I, for one, run Git built from Git for Windows' `master` branch in my
Linux VMs all the time.

As all of you know by now, the fact that Git was pretty much designed to
work well on Linux is not exactly helping Git for Windows. (Or for that
matter, macOS: Git is substantially slower on macOS than on Linux when
running on the same hardware.) The quickest pay-off comes from converting
Unix shell scripts (which are designed to spawn processes, whereas Windows
is more optimized for multi-threaded applications).

For that reason, I was delighted to see that our Google Summer of Code
pushed pretty hard in that direction. And I could not help myself so I had
to test how much faster things got. Here is the result of my first, really
quick and dirty test:

                without builtin stash/rebase    with builtin stash/rebase
t3400 (rebase)          1m27s                           32s
t3404 (rebase -i)       13m15s                          3m59s
t3903 (stash)           8m37s                           1m18s

What can I say? Even if the numbers are off by as much as 10%, these are
impressive improvements: keep in mind that there is a lot of churn going
on in the test suite because it is itself implemented in Unix shell
scripts (and hence I won't even bother to try more correct performance
benchmarking because that is simply not possible when Unix shell scripts
are in the equation). So the speed improvements of the stash/rebase
commands are *even higher* than this.

So I really, really, really want those builtins in Git for Windows
v2.19.0. At *least* as an option.

Therefore, after creating a pre-release of Git for Windows corresponding
to Git v2.19.0-rc0, I created another one (note the .2 at the end), *with*
those new builtins:
https://github.com/git-for-windows/git/releases/tag/v2.19.0-rc0.windows.2

I would like to ask you for help in dog-fooding this. In particular if you
are a heavy stash/rebase user (like I am), it would be helpful to really
kick those tires.

Of course, those are only Windows binaries on that web page, but it should
be easy to compile from that tag on Linux and macOS. I could also build a
macOS installer and add it to that pre-release, is there interest in that?
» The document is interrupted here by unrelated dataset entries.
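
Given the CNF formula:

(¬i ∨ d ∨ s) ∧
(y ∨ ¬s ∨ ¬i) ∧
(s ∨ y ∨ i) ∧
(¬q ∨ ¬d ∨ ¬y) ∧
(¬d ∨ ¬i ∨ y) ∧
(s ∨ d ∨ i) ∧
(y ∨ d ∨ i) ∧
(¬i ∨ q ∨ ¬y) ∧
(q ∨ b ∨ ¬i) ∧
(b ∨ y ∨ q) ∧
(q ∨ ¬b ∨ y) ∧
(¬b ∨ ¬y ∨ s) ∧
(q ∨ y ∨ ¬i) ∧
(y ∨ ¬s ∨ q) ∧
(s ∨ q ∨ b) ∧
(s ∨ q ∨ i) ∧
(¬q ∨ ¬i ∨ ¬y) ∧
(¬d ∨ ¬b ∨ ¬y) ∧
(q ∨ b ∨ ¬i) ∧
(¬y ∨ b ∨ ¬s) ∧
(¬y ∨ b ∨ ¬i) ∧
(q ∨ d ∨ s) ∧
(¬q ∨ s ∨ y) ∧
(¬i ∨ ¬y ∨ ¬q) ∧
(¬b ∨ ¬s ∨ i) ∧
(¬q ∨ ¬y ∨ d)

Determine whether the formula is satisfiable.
Yes

Yes, the formula is satisfiable.

One satisfying assignment is: i=False, s=True, d=True, b=False, y=False, q=True

Verification: With this assignment, all 26 clauses evaluate to true.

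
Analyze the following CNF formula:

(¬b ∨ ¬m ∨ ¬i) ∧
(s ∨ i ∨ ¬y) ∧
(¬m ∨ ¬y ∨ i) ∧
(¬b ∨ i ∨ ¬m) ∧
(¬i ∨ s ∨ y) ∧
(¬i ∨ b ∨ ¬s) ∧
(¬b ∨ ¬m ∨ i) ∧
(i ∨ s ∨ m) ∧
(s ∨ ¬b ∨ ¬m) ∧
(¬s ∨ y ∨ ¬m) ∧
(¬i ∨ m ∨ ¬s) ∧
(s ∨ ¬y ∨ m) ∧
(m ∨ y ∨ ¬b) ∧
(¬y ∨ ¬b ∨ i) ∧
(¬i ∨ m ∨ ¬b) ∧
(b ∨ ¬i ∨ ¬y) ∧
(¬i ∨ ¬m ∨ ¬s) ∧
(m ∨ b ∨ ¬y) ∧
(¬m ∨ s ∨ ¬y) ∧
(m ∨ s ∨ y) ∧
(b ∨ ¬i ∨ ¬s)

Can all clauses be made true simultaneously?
Yes

Yes, the formula is satisfiable.

One satisfying assignment is: y=False, m=True, i=False, s=False, b=False

Verification: With this assignment, all 21 clauses evaluate to true.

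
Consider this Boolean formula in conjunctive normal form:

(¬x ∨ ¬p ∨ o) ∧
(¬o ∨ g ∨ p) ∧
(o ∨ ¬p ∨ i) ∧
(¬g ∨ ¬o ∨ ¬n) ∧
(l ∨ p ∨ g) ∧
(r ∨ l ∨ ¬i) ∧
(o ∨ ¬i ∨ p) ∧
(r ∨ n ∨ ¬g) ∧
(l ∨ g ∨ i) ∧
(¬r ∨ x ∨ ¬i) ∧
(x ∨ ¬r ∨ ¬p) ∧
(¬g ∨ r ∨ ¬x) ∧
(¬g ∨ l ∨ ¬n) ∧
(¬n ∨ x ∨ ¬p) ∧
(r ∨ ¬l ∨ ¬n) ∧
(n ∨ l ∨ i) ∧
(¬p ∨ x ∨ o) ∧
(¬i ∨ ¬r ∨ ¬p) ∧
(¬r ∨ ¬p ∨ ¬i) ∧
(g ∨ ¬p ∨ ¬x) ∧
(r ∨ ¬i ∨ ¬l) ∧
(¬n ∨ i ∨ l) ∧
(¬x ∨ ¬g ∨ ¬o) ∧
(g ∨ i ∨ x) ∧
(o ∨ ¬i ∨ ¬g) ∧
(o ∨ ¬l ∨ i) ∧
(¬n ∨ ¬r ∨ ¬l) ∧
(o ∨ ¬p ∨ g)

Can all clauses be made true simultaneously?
Yes

Yes, the formula is satisfiable.

One satisfying assignment is: o=True, r=True, p=False, l=True, i=False, n=False, x=False, g=True

Verification: With this assignment, all 28 clauses evaluate to true.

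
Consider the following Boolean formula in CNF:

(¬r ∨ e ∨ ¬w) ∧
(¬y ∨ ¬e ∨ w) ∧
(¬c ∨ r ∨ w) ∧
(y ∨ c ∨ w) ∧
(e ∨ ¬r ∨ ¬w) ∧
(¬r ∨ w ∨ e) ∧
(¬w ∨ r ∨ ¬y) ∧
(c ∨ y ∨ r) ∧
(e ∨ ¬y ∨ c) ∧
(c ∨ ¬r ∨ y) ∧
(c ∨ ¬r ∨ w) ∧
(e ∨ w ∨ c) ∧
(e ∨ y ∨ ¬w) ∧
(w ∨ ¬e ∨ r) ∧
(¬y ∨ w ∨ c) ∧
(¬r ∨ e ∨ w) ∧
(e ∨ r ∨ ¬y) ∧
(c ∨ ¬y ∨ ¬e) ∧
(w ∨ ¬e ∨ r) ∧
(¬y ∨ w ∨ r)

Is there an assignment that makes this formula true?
Yes

Yes, the formula is satisfiable.

One satisfying assignment is: r=False, w=True, y=False, c=True, e=True

Verification: With this assignment, all 20 clauses evaluate to true.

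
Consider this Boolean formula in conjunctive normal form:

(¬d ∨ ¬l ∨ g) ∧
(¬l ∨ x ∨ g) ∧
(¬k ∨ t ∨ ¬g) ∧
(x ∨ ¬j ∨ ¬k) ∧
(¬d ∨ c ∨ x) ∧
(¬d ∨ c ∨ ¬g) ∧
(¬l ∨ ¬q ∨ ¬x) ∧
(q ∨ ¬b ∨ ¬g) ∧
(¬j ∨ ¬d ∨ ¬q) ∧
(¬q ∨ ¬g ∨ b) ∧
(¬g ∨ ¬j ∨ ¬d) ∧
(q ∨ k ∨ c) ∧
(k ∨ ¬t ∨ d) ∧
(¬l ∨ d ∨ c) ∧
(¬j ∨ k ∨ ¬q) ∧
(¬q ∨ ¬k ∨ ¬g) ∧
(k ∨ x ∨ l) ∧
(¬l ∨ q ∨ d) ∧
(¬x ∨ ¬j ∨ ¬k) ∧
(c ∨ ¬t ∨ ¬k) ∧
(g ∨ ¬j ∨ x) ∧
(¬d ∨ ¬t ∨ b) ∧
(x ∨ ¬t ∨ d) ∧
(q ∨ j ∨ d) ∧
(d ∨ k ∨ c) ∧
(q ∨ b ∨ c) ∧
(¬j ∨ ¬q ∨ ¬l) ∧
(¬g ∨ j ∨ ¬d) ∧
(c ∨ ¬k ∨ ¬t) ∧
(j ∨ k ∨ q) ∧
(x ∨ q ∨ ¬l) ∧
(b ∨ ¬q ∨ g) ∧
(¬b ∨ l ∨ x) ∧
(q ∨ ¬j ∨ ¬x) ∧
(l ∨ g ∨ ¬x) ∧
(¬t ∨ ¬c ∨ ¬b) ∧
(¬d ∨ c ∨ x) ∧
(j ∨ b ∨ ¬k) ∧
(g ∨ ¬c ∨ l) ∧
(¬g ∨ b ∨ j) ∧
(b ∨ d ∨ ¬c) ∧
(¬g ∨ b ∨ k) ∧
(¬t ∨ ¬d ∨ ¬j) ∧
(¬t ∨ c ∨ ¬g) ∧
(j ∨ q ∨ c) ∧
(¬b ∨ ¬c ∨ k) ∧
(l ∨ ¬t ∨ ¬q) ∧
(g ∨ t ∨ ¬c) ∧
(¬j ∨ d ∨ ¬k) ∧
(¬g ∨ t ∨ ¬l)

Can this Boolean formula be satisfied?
No

No, the formula is not satisfiable.

No assignment of truth values to the variables can make all 50 clauses true simultaneously.

The formula is UNSAT (unsatisfiable).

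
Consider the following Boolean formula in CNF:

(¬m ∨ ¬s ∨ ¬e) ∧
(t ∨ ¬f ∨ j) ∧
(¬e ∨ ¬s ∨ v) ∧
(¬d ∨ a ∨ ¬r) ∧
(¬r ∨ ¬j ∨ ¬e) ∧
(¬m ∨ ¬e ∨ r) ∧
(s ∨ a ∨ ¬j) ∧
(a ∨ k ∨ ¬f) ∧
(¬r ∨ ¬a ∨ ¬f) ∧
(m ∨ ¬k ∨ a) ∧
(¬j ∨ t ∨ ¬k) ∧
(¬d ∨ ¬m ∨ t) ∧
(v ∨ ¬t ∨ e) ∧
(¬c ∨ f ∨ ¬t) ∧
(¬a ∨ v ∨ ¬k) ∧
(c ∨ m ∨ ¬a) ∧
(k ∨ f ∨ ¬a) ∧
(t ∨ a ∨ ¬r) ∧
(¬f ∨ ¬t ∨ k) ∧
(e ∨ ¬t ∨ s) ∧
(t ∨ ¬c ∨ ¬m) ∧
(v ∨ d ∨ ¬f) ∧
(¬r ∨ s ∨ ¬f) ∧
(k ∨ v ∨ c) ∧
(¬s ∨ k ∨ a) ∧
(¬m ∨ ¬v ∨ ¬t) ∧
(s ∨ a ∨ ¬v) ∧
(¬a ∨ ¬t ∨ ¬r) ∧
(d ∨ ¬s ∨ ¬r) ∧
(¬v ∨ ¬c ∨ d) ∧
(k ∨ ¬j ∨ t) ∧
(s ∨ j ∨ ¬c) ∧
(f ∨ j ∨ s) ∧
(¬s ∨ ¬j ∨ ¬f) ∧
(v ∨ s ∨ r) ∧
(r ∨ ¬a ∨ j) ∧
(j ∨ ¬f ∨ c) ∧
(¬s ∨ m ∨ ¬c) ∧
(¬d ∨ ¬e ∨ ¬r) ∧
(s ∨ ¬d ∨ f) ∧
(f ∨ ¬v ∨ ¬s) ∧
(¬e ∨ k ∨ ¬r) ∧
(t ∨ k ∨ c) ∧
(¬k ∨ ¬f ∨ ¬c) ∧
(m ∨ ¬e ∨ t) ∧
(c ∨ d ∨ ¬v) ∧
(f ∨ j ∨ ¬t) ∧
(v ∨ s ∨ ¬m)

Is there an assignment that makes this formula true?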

Currently I am uncertain whether I should spend the time to reinstate the
old scripted `git stash` guarded by `stash.useBuiltin` and the old
scripted `git rebase -i` (guarded by the same `rebase.useBuiltin` that
guards the scripted `git rebase`), as a fall-back (or make the new
builtins opt-ins instead of opt-outs).

So far, I have not encountered any serious bug, but then, I did not really
have a chance to use it yet (I installed it, of course, but I have not
done any serious rebasing yet). So your help will be crucial in
determining where I need to spend time.